The decision was based, in part, on long-established California law. “People who know or should know they have genital herpes generally have a duty to avoid sexual contact with unaffected persons or to warn potential partners before sexual contact occurs.” Doe v. Roe (1990) 218 Cal.App.3d 1538, 1545.
On appeal, the Appellate Court concluded that there was sufficient evidence to support the jury’s findings that Mr. Redmond was negligent and had also fraudulently concealed the risk of contracting herpes. The jury could reasonably conclude that plaintiff justifiably relied on defendant’s assurance that it was okay to have sex with him.

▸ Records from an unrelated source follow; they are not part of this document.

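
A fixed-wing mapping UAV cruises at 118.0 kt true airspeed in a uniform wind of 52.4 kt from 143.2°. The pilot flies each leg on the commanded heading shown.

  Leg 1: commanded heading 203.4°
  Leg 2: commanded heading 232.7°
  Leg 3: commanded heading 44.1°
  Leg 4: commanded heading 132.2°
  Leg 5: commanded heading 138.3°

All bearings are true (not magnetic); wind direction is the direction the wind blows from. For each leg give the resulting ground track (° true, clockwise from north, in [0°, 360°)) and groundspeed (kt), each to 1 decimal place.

Leg 1: track=229.7°, groundspeed=102.6 kt
Leg 2: track=256.7°, groundspeed=128.7 kt
Leg 3: track=21.8°, groundspeed=136.5 kt
Leg 4: track=123.7°, groundspeed=67.3 kt
Leg 5: track=134.4°, groundspeed=65.9 kt

Leg 1: heading 203.4°; drift +26.3° → track 229.7°, groundspeed 102.6 kt
Leg 2: heading 232.7°; drift +24.0° → track 256.7°, groundspeed 128.7 kt
Leg 3: heading 44.1°; drift -22.3° → track 21.8°, groundspeed 136.5 kt
Leg 4: heading 132.2°; drift -8.5° → track 123.7°, groundspeed 67.3 kt
Leg 5: heading 138.3°; drift -3.9° → track 134.4°, groundspeed 65.9 kt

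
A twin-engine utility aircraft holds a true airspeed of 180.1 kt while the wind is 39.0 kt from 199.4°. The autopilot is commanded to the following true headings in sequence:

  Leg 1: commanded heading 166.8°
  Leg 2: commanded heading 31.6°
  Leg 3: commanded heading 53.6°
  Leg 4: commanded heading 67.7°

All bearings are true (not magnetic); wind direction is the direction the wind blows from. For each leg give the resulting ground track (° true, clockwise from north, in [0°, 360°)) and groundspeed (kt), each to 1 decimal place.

Leg 1: track=158.7°, groundspeed=148.7 kt
Leg 2: track=29.4°, groundspeed=218.4 kt
Leg 3: track=47.7°, groundspeed=213.5 kt
Leg 4: track=59.7°, groundspeed=208.1 kt

Leg 1: heading 166.8°; drift -8.1° → track 158.7°, groundspeed 148.7 kt
Leg 2: heading 31.6°; drift -2.2° → track 29.4°, groundspeed 218.4 kt
Leg 3: heading 53.6°; drift -5.9° → track 47.7°, groundspeed 213.5 kt
Leg 4: heading 67.7°; drift -8.0° → track 59.7°, groundspeed 208.1 kt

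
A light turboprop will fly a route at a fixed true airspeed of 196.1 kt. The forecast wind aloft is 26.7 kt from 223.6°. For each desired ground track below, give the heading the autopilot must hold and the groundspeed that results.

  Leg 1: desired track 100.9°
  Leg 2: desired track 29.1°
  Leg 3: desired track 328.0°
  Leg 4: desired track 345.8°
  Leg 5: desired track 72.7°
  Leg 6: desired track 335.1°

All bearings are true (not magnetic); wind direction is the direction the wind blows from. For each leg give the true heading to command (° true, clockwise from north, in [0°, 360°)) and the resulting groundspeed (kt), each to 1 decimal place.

Leg 1: heading=107.5°, groundspeed=209.2 kt
Leg 2: heading=27.1°, groundspeed=221.8 kt
Leg 3: heading=320.4°, groundspeed=201.0 kt
Leg 4: heading=339.2°, groundspeed=209.0 kt
Leg 5: heading=76.5°, groundspeed=219.0 kt
Leg 6: heading=327.8°, groundspeed=204.3 kt

Leg 1: desired track 100.9°; wind correction +6.6° → command heading 107.5°, groundspeed 209.2 kt
Leg 2: desired track 29.1°; wind correction -2.0° → command heading 27.1°, groundspeed 221.8 kt
Leg 3: desired track 328.0°; wind correction -7.6° → command heading 320.4°, groundspeed 201.0 kt
Leg 4: desired track 345.8°; wind correction -6.6° → command heading 339.2°, groundspeed 209.0 kt
Leg 5: desired track 72.7°; wind correction +3.8° → command heading 76.5°, groundspeed 219.0 kt
Leg 6: desired track 335.1°; wind correction -7.3° → command heading 327.8°, groundspeed 204.3 kt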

The Court of Appeal did, however, make modifications to the award of future medical expenses. The Court found that plaintiff’s claim that she was now uninsurable to lack factual support and thus struck damages based on this contention. The Court thus found that plaintiff’s future medical expenses were the cost of her herpes medication over her expected life span.
The award of punitive damages was not so disproportionate as to render it suspect or to otherwise require reversal. Plaintiff was not entitled to recover expert witness fees because she failed to support her memorandum of costs with a written offer to compromise.
The judgment was affirmed in part and reversed in part. The judgment was reversed as to the cause of action for fraud by misrepresentation. The award of future medical expenses was reduced to from $2.5 million to $72,000, and the total compensatory damages award was reduced to $1,575,600.